Quite often the unhinged Sergeant Renfield would choose to sleep outside. He could not bear to be enclosed in any place without light. Darkness made him craven and he would quake with alarm. A light had to be on at all times, or he insisted upon having the open sky as his roof. Because they rested in the day, this proved no great difficulty. But once, in the
midst of a rainstorm, they took cover in a potato bin. When the lid was shut, turning the inside into a Stygian box, the Brit went into such a terror-stricken wail that they had to seek another form of shelter.
The airdrop contained the tools of Renfield’s trade, more explosives and such. Lucille made contact with her Bucharest informant, and now that they were properly provisioned, it was time to act.
Their target—the rail lines.
DATED: 16 MAY 1941
TO: CSS REINHARD HEYDRICH, RSHA, REICHSFUHRER-SS
FROM: SS MAJOR WALTRAUD REIKEL
CC: HEINRICH HIMMLER, REICHSFUHRER-SS
(via diplomatic pouch)
MOST SECRET
STATUS COMMUNIQUÉ--Brasov, Rumania
I am happy to report that resistance activities around Brasov and vicinities in the south of Rumania have declined. For the most part, this subsidence is a direct result of the rigid terms of our governance and a few object lessons to demonstrate our intent: to punish severely and without reservations any unrest or sedition.

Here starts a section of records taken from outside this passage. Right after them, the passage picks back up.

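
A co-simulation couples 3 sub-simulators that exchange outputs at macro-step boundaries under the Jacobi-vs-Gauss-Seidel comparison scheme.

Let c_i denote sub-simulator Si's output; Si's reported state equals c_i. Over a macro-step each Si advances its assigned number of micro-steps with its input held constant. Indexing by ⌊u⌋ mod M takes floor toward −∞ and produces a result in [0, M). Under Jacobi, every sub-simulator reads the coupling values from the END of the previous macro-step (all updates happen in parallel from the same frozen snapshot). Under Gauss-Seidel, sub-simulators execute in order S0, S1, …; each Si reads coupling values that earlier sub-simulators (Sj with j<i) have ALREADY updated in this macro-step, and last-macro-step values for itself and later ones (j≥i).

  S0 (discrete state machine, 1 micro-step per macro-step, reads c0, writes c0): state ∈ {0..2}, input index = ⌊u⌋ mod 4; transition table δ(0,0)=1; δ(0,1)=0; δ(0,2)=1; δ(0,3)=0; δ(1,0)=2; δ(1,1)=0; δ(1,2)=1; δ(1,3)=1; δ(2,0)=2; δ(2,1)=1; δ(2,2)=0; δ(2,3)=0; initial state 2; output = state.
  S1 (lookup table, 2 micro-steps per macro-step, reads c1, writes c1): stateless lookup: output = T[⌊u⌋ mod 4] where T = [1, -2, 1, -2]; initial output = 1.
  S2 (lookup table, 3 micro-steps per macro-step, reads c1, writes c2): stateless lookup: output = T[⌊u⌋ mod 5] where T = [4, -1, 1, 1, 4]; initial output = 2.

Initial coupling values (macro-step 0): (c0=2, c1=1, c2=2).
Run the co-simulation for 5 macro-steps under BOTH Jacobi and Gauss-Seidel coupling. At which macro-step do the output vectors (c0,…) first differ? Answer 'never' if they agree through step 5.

first divergence at macro-step: 1

[Jacobi] macro 1: S0 reads c0=2 → after 1×micro: 0; S1 reads c1=1 → after 2×micro: -2; S2 reads c1=1 → after 3×micro: -1 ⇒ (c0=0, c1=-2, c2=-1)
[Jacobi] macro 2: S0 reads c0=0 → after 1×micro: 1; S1 reads c1=-2 → after 2×micro: 1; S2 reads c1=-2 → after 3×micro: 1 ⇒ (c0=1, c1=1, c2=1)
[Jacobi] macro 3: S0 reads c0=1 → after 1×micro: 0; S1 reads c1=1 → after 2×micro: -2; S2 reads c1=1 → after 3×micro: -1 ⇒ (c0=0, c1=-2, c2=-1)
[Jacobi] macro 4: S0 reads c0=0 → after 1×micro: 1; S1 reads c1=-2 → after 2×micro: 1; S2 reads c1=-2 → after 3×micro: 1 ⇒ (c0=1, c1=1, c2=1)
[Jacobi] macro 5: S0 reads c0=1 → after 1×micro: 0; S1 reads c1=1 → after 2×micro: -2; S2 reads c1=1 → after 3×micro: -1 ⇒ (c0=0, c1=-2, c2=-1)
[Gauss-Seidel] macro 1: S0 reads c0=2 → after 1×micro: 0; S1 reads c1=1 → after 2×micro: -2; S2 reads c1=-2 → after 3×micro: 1 ⇒ (c0=0, c1=-2, c2=1)
[Gauss-Seidel] macro 2: S0 reads c0=0 → after 1×micro: 1; S1 reads c1=-2 → after 2×micro: 1; S2 reads c1=1 → after 3×micro: -1 ⇒ (c0=1, c1=1, c2=-1)
[Gauss-Seidel] macro 3: S0 reads c0=1 → after 1×micro: 0; S1 reads c1=1 → after 2×micro: -2; S2 reads c1=-2 → after 3×micro: 1 ⇒ (c0=0, c1=-2, c2=1)
[Gauss-Seidel] macro 4: S0 reads c0=0 → after 1×micro: 1; S1 reads c1=-2 → after 2×micro: 1; S2 reads c1=1 → after 3×micro: -1 ⇒ (c0=1, c1=1, c2=-1)
[Gauss-Seidel] macro 5: S0 reads c0=1 → after 1×micro: 0; S1 reads c1=1 → after 2×micro: -2; S2 reads c1=-2 → after 3×micro: 1 ⇒ (c0=0, c1=-2, c2=1)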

Certain suspicious individuals have been taken into custody and interviewed. A variety of interrogation methods have produced actionable intelligence and provided the names of other members of the opposition. They in turn have directed us to more such terrorists, and we have been able to discover a chain of personages who may be involved in a variety of rebellious activities. Thusly we have been able to disrupt if not destroy three of the cells in the terrorist hierarchy. Regrettably at this point we have not been able to follow this chain to the primary cell leadership.
By my honor, we will persist until every terrorist is in custody or has been punished for their transgression against our Fuhrer and the Reich.
We also assure you that we have been monitoring the reports from Ploesti and the municipalities in close proximity. Any attendant unrest in that area will have my immediate attention.